On Monday, Buffet told CNBC that since March, his Berkshire Hathaway investment house has purchased over $10.7 billion in IBM stock.
In the past, Buffett consciously avoided technology companies in favor of more stable outfits such as Kraft Foods or Coca-Cola. Speaking to CNBC, Buffet said he has read IBM's annual report every year for the past 50 years, but when he read the 2010 report, he saw the company in a new light. "I just came away with a different view of the position that IBM holds within IT departments, why they hold it and the stickiness," he told CNBC. "I should have paid more attention to it five years ago."

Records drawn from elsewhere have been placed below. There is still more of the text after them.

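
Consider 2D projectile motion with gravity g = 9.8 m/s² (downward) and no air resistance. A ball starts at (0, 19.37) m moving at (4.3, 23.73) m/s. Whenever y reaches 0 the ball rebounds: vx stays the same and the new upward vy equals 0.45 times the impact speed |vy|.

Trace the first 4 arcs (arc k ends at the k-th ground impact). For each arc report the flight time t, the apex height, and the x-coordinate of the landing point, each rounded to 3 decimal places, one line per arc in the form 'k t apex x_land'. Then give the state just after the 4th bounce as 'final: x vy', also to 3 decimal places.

1 5.555 48.100 23.885
2 2.820 9.740 36.010
3 1.269 1.972 41.466
4 0.571 0.399 43.921
final: 43.921 1.259

Arc 1: start y=19.370, vy=23.730 → t=5.555, apex=48.100, x_land=23.885, impact vy=-30.704
  bounce: vy ← 0.45·30.704 = 13.817
Arc 2: start y=0.000, vy=13.817 → t=2.820, apex=9.740, x_land=36.010, impact vy=-13.817
  bounce: vy ← 0.45·13.817 = 6.218
Arc 3: start y=0.000, vy=6.218 → t=1.269, apex=1.972, x_land=41.466, impact vy=-6.218
  bounce: vy ← 0.45·6.218 = 2.798
Arc 4: start y=0.000, vy=2.798 → t=0.571, apex=0.399, x_land=43.921, impact vy=-2.798
  bounce: vy ← 0.45·2.798 = 1.259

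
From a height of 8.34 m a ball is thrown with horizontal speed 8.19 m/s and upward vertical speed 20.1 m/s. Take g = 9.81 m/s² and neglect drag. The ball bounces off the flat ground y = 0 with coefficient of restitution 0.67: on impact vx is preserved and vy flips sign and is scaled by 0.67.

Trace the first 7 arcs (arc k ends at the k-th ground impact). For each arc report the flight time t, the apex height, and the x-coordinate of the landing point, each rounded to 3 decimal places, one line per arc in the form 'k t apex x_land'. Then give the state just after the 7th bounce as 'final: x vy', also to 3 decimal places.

Arc 1: start y=8.340, vy=20.100 → t=4.478, apex=28.932, x_land=36.672, impact vy=-23.825
  bounce: vy ← 0.67·23.825 = 15.963
Arc 2: start y=0.000, vy=15.963 → t=3.254, apex=12.987, x_land=63.325, impact vy=-15.963
  bounce: vy ← 0.67·15.963 = 10.695
Arc 3: start y=0.000, vy=10.695 → t=2.180, apex=5.830, x_land=81.183, impact vy=-10.695
  bounce: vy ← 0.67·10.695 = 7.166
Arc 4: start y=0.000, vy=7.166 → t=1.461, apex=2.617, x_land=93.148, impact vy=-7.166
  bounce: vy ← 0.67·7.166 = 4.801
Arc 5: start y=0.000, vy=4.801 → t=0.979, apex=1.175, x_land=101.164, impact vy=-4.801
  bounce: vy ← 0.67·4.801 = 3.217
Arc 6: start y=0.000, vy=3.217 → t=0.656, apex=0.527, x_land=106.535, impact vy=-3.217
  bounce: vy ← 0.67·3.217 = 2.155
Arc 7: start y=0.000, vy=2.155 → t=0.439, apex=0.237, x_land=110.134, impact vy=-2.155
  bounce: vy ← 0.67·2.155 = 1.444

1 4.478 28.932 36.672
2 3.254 12.987 63.325
3 2.180 5.830 81.183
4 1.461 2.617 93.148
5 0.979 1.175 101.164
6 0.656 0.527 106.535
7 0.439 0.237 110.134
final: 110.134 1.444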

In recent years, IBM has transformed itself into a company that provides a wide range of IT services to the world's businesses, and under CEO Sam Palmisano, it has pushed into new markets across the globe. Buffet said Palmisano has "delivered big time," and he mentioned Big Blue's global reach in particular.
"Now, I would imagine if you're in some country around the world and you're developing your IT department, you're probably going to feel more comfortable with IBM than with many companies," Buffet said, after pointing to IBM's big financial gains in over 40 countries during its most recent quarter.
IBM announced in late October that senior vice president and group executive for sales, marketing, and strategy Viginia Rometty will take over for Palmisano on January 1. Rometty was instrumental in IBM's transformation into an IT services business as well as its push across emerging markets such as China and Brazil.
Buffet said he now owns about 5.5 percent of the company, which could make him the single largest investor in the company. IBM did not immediately respond to a request for comment.